The advent of time-domain astronomy has led to the discovery of a plethora of energetic transient phenomena showcasing a wide range of luminosities and durations, the latter spanning from a few seconds to a few months. While photons remain our primary observational tool, at high-energy they can interact with matter and radiation in their journey from the source to Earth, therefore carrying limited information about distant sources. Consequently, unraveling the mechanism powering transients solely through electromagnetic radiation can pose significant challenges, and the nature of most of these sources remains puzzling. Yet astrophysical transients also act as cosmic accelerators, producing cosmic rays and high-energy neutrinos, and they can emit gravitational waves. As each of these messengers carries unique information about their source, only by combining them can we gain a deep understanding of the most powerful phenomena occurring in the cosmos. Within the vibrant landscape of multi-messenger astronomy, the focus of this thesis is on high-energy neutrinos. Due to their feeble interaction with matter, neutrinos can travel large distances almost unhindered and therefore stand out as unique probes of the high-energy sky. This thesis endeavors to assess the potential of high-energy neutrinos to unravel the enigmatic nature of some transient phenomena.
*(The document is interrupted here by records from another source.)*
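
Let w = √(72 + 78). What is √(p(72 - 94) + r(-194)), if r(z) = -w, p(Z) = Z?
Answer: √(-22 - 5*√6) ≈ 5.8521*I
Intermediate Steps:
w = 5*√6 (w = √150 = 5*√6 ≈ 12.247)
r(z) = -5*√6
√(p(72 - 94) + r(-194)) = √((72 - 94) - 5*√6) = √(-22 - 5*√6)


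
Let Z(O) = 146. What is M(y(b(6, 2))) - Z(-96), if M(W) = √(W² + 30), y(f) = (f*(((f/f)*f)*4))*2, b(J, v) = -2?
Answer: -146 + √1054 ≈ -113.53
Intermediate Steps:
y(f) = 8*f² (y(f) = (f*((1*f)*4))*2 = (f*(f*4))*2 = (f*(4*f))*2 = (4*f²)*2 = 8*f²)
M(W) = √(30 + W²)
M(y(b(6, 2))) - Z(-96) = √(30 + (8*(-2)²)²) - 1*146 = √(30 + (8*4)²) - 146 = √(30 + 32²) - 146 = √(30 + 1024) - 146 = √1054 - 146 = -146 + √1054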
The first part of this thesis offers a broad overview of multi-messenger astronomy and its current status, followed by a discussion on particle acceleration and radiative processes in high-energy astrophysics. Next, relevant transient sources and their connection with high-energy neutrinos are outlined. Finally, the thesis provides an overview of the currently operating and forthcoming electromagnetic as well as high-energy neutrino telescopes. These introductory Chapters pave the road towards discussing the potential of combining multi-wavelength and high-energy neutrino data.

The second and third parts of the thesis showcase original results from the published works concluded during the doctoral studies of the Ph.D. candidate. The first work presented in the second part makes use of state-of-the-art general relativistic magneto-hydrodynamic simulations of collapsar jets to show that high-energy neutrino production in regions deeply embedded in the outflow is favored only if the jet is magnetized. Importantly, this work proves that the subphotospheric high-energy neutrino signal is highly sensitive to the jet magnetization and can be used to reveal the presence of a choked jet in the source. The second work included in this part of the thesis investigates high-energy neutrino production at the optical jump, namely the sudden rebrightening observed in the optical lightcurve of some gamma-ray burst (GRB) afterglows. Notably, the findings of this work hint that high-energy neutrinos can enable us to test the medium surrounding the burst. The final work included in this part focuses on GRBs whose afterglow is observed at very-high-energy (VHE, & 100 GeV). By making use of multi-wavelength data and by requiring that the blastwave is transparent to W W pair production at the time of observation of VHE photons, this work hints that VHE GRBs may occur in low-density environments. These findings may have crucial implications for the progenitors of VHE GRBs.

High-energy neutrinos can also be combined with multi-wavelength data to probe the mechanisms powering emerging classes of high-energy transients, as outlined in the third part of the thesis. The first work presented in this part reveals that high-energy neutrinos can disentangle the mechanism powering Luminous Fast Blue Optical Transients (LFBOTs) while also constraining a region of the parameter space otherwise allowed by electromagnetic observations. Finally, we conclude this thesis with a work outlining the best strategy to carry out multi-messenger follow-up searches of transients stemming from collapsing massive stars. The key findings of this study prove that the neutrino signal is strongly correlated with the radio and X-ray bands if the transient is powered by interaction with a dense circumstellar medium and the spindown of a central magnetar, respectively. Importantly, this final work also proves that combining radio and X-ray data with the infrared-optical-ultraviolet lightcurve is pivotal to breaking the degeneracies in the transient parameter space.

As of today, high-energy neutrino astronomy is an extremely vibrant field. While the IceCube Neutrino Observatory successfully measured the diffuse flux of high-energy neutrinos, pinpointing their origin is extremely challenging due to the limited sensitivity of current instruments. Likewise, an increasing number of high-energy neutrinos is detected in association with astrophysical transients. Emerging neutrino telescopes such as IceCube-Gen2, KM3NeT, and GRAND anticipate a substantial enhancement in the detection capabilities of high-energy neutrinos, and they will finally give us the possibility to collect a large number of neutrino data. At the same time, the number of observed astrophysical transients is going to increase exponentially in the near future as high-cadence, wide-field surveys come online. With these encouraging developments on the horizon, we can expect to delve even deeper into the nature of the transient sources investigated in this thesis, unraveling further insights into their multi-messenger emission.